La plupart des recettes mentent sur le temps. « Faites caraméliser les oignons cinq minutes » : c'est impossible. En cinq minutes, on obtient des oignons fondus, pas caramélisés. La vraie caramélisation — cette couleur d'acajou, ce goût sucré et profond — demande au moins quarante minutes de patience, et c'est précisément ce qui la rend si bonne.
La chimie de la lenteur
Les oignons contiennent du sucre, mais il est enfermé dans les cellules et noyé dans l'eau. La cuisson lente fait d'abord évaporer cette eau, puis laisse le sucre se transformer sous l'effet de la chaleur. Trop vif, le feu brûle l'extérieur avant que l'intérieur ne libère son sucre, et on obtient des oignons amers, pas caramélisés.

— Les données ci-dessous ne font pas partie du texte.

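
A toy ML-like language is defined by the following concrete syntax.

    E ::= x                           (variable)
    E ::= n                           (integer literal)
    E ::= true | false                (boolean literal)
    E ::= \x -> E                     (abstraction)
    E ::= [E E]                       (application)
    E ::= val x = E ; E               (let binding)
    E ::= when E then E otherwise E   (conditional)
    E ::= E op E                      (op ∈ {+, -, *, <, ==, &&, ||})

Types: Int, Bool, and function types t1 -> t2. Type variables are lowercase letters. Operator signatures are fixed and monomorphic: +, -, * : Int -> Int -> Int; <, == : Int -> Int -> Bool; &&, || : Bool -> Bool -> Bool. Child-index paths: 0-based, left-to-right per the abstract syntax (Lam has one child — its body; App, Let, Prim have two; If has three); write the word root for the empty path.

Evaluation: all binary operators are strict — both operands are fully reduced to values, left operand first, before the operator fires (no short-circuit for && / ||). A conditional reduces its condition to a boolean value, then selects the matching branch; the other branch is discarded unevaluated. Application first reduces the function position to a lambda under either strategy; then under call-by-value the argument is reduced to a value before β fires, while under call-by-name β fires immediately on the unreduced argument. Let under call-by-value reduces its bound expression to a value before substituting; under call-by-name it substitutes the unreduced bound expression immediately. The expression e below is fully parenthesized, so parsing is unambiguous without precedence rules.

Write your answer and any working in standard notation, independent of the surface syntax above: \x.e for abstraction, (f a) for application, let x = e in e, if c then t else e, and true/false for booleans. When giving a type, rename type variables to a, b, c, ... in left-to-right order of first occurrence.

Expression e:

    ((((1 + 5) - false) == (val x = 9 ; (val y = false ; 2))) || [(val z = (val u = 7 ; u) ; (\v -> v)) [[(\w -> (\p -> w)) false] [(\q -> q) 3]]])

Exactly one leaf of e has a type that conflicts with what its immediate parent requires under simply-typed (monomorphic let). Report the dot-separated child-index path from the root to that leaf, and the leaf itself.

Working:
  unify Int ~ Int
  unify Int ~ Int
  unify Int ~ Int
  unify Bool ~ Int
  FAIL: mismatch Bool ~ Int

Answer: 0.0.1 : false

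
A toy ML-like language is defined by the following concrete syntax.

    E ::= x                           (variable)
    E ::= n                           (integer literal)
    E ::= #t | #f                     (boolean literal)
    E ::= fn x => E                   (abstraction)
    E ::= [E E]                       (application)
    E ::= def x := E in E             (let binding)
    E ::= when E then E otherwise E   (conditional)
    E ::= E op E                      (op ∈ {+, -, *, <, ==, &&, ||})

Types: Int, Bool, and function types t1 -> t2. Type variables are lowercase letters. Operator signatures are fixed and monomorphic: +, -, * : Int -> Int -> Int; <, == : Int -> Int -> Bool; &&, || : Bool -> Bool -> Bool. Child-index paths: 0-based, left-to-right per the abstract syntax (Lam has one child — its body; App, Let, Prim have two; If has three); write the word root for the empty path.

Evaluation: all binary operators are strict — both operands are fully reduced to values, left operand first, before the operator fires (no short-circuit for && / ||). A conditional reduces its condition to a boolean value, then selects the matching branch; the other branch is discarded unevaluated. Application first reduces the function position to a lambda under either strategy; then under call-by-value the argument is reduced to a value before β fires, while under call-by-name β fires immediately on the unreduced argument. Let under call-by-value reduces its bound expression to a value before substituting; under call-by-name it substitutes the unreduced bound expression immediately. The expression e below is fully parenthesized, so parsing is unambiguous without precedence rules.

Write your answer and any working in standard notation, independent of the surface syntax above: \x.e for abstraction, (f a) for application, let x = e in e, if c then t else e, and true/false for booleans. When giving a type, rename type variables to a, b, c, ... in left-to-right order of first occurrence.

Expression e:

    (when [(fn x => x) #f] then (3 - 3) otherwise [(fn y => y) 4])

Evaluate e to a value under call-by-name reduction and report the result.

Trace:
step 0: (if ((\x.x) false) then (3 - 3) else ((\y.y) 4))
step 1: [beta@0] (if false then (3 - 3) else ((\y.y) 4))
step 2: [if@root] ((\y.y) 4)
step 3: [beta@root] 4

Answer: 4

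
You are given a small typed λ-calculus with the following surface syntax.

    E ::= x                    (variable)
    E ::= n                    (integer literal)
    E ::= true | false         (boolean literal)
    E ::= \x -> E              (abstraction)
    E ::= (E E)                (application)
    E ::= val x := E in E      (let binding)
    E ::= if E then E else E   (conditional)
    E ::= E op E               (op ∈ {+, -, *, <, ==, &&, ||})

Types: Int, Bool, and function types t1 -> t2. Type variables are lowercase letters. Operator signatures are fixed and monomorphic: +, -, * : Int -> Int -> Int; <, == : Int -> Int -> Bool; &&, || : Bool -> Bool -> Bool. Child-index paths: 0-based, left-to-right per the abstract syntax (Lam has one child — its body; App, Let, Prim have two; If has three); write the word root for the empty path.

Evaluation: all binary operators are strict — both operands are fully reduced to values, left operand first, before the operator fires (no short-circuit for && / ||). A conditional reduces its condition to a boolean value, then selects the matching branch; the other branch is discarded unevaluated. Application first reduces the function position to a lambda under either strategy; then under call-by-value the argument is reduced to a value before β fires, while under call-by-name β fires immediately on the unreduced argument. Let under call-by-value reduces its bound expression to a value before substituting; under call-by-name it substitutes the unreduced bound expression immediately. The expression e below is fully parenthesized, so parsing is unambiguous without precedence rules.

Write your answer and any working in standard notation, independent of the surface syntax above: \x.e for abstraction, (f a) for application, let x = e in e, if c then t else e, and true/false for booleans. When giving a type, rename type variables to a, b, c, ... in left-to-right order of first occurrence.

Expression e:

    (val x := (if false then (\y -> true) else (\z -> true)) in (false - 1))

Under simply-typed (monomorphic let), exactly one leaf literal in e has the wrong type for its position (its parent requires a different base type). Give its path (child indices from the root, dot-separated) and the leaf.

Derivation:
  unify Bool ~ Bool
\y._ : a -> Bool
\z._ : b -> Bool
  unify a -> Bool ~ b -> Bool
  unify a ~ b
  unify Bool ~ Bool
let x : b -> Bool
  unify Bool ~ Int
  FAIL: mismatch Bool ~ Int

Answer: 1.0 : false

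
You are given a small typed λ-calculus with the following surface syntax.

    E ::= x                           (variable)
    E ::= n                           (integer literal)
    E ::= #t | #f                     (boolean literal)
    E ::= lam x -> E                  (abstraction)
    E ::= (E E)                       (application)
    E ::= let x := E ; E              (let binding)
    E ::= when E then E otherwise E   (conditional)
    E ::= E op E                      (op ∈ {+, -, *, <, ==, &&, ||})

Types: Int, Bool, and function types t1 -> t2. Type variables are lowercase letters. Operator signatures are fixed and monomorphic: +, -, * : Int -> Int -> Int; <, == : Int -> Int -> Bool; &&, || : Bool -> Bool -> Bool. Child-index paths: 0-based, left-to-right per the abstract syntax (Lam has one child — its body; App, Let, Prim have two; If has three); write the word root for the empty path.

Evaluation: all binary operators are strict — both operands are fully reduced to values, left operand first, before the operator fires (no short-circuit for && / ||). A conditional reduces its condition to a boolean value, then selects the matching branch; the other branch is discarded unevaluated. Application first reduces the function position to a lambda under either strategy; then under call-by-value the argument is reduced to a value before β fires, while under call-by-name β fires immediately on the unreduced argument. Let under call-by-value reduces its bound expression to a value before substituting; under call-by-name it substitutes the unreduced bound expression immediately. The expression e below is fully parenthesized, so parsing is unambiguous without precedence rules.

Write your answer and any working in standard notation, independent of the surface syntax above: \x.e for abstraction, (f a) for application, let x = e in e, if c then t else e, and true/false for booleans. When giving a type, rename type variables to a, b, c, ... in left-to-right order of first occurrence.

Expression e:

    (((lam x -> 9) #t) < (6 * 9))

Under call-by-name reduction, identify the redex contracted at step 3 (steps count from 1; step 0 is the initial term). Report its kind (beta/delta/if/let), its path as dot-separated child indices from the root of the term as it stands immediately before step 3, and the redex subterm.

Trace:
step 0: (((\x.9) true) < (6 * 9))
step 1: [beta@0] (9 < (6 * 9))
step 2: [delta@1] (9 < 54)
step 3: [delta@root] true

Answer: delta at root : (9 < 54)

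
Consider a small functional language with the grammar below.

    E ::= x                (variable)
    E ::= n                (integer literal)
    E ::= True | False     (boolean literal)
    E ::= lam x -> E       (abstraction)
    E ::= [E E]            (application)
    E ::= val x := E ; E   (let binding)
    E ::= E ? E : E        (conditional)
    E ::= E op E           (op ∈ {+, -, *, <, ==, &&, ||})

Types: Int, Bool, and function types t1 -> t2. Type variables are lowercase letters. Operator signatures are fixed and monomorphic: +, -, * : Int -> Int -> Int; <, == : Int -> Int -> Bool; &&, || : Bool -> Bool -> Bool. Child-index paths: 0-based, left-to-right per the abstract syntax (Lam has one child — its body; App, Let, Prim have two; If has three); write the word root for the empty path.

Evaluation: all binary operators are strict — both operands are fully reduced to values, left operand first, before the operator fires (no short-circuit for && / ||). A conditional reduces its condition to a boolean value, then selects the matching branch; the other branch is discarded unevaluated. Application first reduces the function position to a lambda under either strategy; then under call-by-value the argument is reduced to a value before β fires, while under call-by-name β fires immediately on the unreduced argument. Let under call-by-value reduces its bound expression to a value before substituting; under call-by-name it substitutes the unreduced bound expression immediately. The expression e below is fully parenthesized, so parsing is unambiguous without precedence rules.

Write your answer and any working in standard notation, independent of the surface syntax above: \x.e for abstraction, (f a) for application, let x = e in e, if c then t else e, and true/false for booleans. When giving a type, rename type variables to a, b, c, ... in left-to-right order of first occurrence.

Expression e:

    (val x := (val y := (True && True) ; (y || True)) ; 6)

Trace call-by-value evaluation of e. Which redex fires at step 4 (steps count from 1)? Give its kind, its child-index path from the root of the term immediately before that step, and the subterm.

Answer: let at root : (let x = true in 6)

Trace:
step 0: (let x = (let y = (true && true) in (y || true)) in 6)
step 1: [delta@0.0] (let x = (let y = true in (y || true)) in 6)
step 2: [let@0] (let x = (true || true) in 6)
step 3: [delta@0] (let x = true in 6)
step 4: [let@root] 6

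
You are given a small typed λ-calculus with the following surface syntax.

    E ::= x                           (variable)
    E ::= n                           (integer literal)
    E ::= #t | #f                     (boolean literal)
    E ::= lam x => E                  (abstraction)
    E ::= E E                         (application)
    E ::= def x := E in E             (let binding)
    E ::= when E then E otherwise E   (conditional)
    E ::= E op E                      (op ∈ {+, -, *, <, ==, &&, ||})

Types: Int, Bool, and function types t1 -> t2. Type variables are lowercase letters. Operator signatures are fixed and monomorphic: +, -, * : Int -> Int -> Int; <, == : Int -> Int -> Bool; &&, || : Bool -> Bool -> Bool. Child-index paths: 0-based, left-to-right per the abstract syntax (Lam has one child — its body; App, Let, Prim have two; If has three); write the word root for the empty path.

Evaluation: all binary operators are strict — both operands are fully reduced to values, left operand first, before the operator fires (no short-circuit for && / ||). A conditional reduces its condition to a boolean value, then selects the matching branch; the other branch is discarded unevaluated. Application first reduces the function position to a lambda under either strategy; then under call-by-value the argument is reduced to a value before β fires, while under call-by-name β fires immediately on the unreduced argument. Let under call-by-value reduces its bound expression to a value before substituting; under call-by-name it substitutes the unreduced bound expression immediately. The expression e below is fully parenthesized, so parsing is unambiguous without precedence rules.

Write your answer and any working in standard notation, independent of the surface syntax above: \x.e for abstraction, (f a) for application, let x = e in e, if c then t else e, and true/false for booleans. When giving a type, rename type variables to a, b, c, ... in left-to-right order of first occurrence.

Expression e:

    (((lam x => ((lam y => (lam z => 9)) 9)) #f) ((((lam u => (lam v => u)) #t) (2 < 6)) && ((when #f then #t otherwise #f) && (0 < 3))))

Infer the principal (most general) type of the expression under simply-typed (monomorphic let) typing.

Answer: Int

Trace:
\z._ : c -> Int
\y._ : b -> c -> Int
  unify b -> c -> Int ~ Int -> d
  unify b ~ Int
  unify c -> Int ~ d
_ _ : c -> Int
\x._ : a -> c -> Int
  unify a -> c -> Int ~ Bool -> e
  unify a ~ Bool
  unify c -> Int ~ e
_ _ : c -> Int
u : f
\v._ : g -> f
\u._ : f -> g -> f
  unify f -> g -> f ~ Bool -> h
  unify f ~ Bool
  unify g -> Bool ~ h
_ _ : g -> Bool
  unify Int ~ Int
  unify Int ~ Int
  unify g -> Bool ~ Bool -> i
  unify g ~ Bool
  unify Bool ~ i
_ _ : Bool
  unify Bool ~ Bool
  unify Bool ~ Bool
  unify Bool ~ Bool
  unify Bool ~ Bool
  unify Int ~ Int
  unify Int ~ Int
  unify Bool ~ Bool
  unify Bool ~ Bool
  unify c -> Int ~ Bool -> j
  unify c ~ Bool
  unify Int ~ j
_ _ : Int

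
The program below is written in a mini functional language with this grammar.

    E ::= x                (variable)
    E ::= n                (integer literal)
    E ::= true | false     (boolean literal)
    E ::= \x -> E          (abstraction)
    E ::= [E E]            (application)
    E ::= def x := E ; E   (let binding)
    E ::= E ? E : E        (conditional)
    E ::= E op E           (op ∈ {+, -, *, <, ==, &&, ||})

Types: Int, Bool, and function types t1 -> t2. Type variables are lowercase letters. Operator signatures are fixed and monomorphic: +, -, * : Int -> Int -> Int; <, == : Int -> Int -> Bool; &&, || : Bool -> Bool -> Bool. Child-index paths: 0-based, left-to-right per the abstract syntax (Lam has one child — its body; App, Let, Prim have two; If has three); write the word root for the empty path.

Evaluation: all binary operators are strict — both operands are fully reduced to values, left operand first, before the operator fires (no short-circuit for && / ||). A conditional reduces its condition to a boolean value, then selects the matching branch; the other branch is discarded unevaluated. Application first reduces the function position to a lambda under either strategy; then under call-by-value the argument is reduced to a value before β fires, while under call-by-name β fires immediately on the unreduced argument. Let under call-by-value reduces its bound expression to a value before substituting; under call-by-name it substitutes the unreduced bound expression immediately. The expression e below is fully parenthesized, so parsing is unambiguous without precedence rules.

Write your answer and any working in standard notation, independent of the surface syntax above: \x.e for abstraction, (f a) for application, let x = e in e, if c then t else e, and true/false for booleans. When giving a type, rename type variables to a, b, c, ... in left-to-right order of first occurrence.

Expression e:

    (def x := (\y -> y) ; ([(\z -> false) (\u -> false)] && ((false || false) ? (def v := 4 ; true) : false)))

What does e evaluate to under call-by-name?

Derivation:
step 0: (let x = (\y.y) in (((\z.false) (\u.false)) && (if (false || false) then (let v = 4 in true) else false)))
step 1: [let@root] (((\z.false) (\u.false)) && (if (false || false) then (let v = 4 in true) else false))
step 2: [beta@0] (false && (if (false || false) then (let v = 4 in true) else false))
step 3: [delta@1.0] (false && (if false then (let v = 4 in true) else false))
step 4: [if@1] (false && false)
step 5: [delta@root] false

Answer: false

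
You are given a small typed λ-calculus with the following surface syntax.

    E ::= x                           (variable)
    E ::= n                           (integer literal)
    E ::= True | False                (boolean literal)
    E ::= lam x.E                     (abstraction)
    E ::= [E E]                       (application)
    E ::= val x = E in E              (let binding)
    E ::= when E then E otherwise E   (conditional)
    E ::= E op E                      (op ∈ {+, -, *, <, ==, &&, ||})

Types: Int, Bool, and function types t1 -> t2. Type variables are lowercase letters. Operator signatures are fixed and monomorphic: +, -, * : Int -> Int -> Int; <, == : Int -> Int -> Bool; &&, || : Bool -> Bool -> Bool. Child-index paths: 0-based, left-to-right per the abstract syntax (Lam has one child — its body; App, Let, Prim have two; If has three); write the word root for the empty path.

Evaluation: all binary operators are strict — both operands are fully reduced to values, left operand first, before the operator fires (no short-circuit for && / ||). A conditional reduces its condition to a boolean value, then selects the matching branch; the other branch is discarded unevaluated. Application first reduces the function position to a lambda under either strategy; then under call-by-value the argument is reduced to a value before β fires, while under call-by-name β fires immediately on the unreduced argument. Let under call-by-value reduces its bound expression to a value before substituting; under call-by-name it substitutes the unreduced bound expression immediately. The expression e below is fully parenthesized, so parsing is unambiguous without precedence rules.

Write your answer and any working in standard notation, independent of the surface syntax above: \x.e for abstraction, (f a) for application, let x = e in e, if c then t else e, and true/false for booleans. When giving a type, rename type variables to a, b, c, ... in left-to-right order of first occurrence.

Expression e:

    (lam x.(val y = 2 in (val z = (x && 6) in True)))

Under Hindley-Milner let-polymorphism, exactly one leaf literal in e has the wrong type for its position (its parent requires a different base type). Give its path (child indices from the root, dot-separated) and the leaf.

Derivation:
let y : Int
x : a
  unify a ~ Bool
  unify Int ~ Bool
  FAIL: mismatch Int ~ Bool

Answer: 0.1.0.1 : 6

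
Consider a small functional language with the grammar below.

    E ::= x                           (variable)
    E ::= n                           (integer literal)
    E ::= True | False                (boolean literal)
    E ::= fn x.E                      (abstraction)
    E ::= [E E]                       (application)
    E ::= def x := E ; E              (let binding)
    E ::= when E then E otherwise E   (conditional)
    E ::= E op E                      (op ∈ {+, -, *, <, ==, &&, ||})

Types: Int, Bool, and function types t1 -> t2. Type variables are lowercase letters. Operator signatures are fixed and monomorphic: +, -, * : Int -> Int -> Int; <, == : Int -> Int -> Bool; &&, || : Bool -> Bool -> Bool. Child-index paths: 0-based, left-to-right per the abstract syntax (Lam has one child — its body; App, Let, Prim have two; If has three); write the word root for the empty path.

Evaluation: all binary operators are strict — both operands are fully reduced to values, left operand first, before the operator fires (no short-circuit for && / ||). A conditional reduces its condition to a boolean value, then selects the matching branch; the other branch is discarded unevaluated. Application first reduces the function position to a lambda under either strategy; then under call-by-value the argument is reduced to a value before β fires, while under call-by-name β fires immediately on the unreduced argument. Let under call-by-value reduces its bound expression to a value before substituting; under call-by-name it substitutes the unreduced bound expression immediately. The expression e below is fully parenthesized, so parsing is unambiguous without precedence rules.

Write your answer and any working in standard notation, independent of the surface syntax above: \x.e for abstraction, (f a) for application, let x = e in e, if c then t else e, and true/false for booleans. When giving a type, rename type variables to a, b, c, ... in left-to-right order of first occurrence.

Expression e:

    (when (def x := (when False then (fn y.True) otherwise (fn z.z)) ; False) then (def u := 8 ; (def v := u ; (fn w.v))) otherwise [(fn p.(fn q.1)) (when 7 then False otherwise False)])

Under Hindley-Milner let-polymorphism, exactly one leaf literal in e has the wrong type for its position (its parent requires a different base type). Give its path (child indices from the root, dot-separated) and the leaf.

Working:
  unify Bool ~ Bool
\y._ : a -> Bool
z : b
\z._ : b -> b
  unify a -> Bool ~ b -> b
  unify a ~ b
  unify Bool ~ b
let x : Bool -> Bool
  unify Bool ~ Bool
let u : Int
u : Int
let v : Int
v : Int
\w._ : c -> Int
\q._ : e -> Int
\p._ : d -> e -> Int
  unify Int ~ Bool
  FAIL: mismatch Int ~ Bool

Answer: 2.1.0 : 7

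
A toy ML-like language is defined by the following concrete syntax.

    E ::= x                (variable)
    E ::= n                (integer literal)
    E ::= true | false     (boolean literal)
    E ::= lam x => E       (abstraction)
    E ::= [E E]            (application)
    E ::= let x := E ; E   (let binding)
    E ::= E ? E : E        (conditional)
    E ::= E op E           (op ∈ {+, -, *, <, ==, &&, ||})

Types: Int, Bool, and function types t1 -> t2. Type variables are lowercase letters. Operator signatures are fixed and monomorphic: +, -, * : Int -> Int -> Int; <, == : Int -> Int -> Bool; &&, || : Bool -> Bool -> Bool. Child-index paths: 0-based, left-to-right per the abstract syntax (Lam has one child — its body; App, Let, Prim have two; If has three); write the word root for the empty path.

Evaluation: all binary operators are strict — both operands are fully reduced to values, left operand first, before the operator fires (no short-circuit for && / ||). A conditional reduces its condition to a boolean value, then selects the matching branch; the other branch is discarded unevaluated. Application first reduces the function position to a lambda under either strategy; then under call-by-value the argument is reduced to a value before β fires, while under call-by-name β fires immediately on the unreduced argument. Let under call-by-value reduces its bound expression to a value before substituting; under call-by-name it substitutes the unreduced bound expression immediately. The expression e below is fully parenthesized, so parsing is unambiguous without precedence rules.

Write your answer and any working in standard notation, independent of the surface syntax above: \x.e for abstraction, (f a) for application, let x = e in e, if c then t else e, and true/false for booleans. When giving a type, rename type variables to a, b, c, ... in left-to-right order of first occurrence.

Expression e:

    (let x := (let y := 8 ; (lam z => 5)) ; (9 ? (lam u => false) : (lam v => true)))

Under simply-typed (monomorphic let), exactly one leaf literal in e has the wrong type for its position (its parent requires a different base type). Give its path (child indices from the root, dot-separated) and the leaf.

Derivation:
let y : Int
\z._ : a -> Int
let x : a -> Int
  unify Int ~ Bool
  FAIL: mismatch Int ~ Bool

Answer: 1.0 : 9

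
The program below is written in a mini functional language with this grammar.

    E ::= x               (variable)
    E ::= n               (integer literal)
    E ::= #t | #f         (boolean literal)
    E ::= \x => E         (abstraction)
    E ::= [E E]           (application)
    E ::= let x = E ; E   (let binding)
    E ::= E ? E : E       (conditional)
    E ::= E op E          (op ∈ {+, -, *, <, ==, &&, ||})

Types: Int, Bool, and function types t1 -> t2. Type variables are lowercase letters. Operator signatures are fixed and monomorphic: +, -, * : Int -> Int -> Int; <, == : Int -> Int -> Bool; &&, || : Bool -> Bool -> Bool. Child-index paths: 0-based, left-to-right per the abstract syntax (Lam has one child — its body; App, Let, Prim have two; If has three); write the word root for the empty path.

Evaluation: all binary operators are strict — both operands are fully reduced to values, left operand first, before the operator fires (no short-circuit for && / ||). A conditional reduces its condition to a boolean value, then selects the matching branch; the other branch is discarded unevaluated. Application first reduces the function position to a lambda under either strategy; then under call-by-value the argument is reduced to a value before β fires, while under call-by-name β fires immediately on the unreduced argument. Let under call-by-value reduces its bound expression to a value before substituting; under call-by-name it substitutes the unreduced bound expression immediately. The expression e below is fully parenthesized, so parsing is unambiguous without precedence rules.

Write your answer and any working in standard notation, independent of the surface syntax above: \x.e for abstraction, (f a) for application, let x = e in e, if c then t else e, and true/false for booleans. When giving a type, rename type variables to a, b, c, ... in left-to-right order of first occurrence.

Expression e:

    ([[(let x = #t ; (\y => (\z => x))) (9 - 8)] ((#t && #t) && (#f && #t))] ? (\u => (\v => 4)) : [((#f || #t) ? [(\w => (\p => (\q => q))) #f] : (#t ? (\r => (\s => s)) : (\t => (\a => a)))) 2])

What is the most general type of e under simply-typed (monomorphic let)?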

Émincez finement deux ou trois gros oignons. Dans une large poêle, faites-les revenir dans un mélange de beurre et d'huile à feu moyen, avec une pincée de sel qui aide à faire rendre l'eau. Puis baissez le feu et laissez aller, en remuant de temps en temps. Au bout de vingt minutes, ils sont blonds ; il faut tenir encore vingt minutes pour l'acajou. Si ça attache, déglacez d'un trait d'eau et grattez les sucs.
Ce que ça transforme
- Une soupe à l'oignon digne de ce nom commence là — gratinée au comté et au pain rassis, c'est un dîner d'hiver complet.
- Sur une pâte feuilletée avec un peu de chèvre, ça devient une tarte fine en un quart d'heure de montage.
- Dans un sandwich, sur un steak, dans une omelette : une cuillère d'oignons caramélisés relève n'importe quoi.
Faites-en une grande quantité d'un coup, puisque le temps est le même pour deux oignons ou pour six. Ça se garde une semaine au frais et c'est l'un de ces fonds qui dépannent un dîner improvisé. La lenteur, ici, se rentabilise.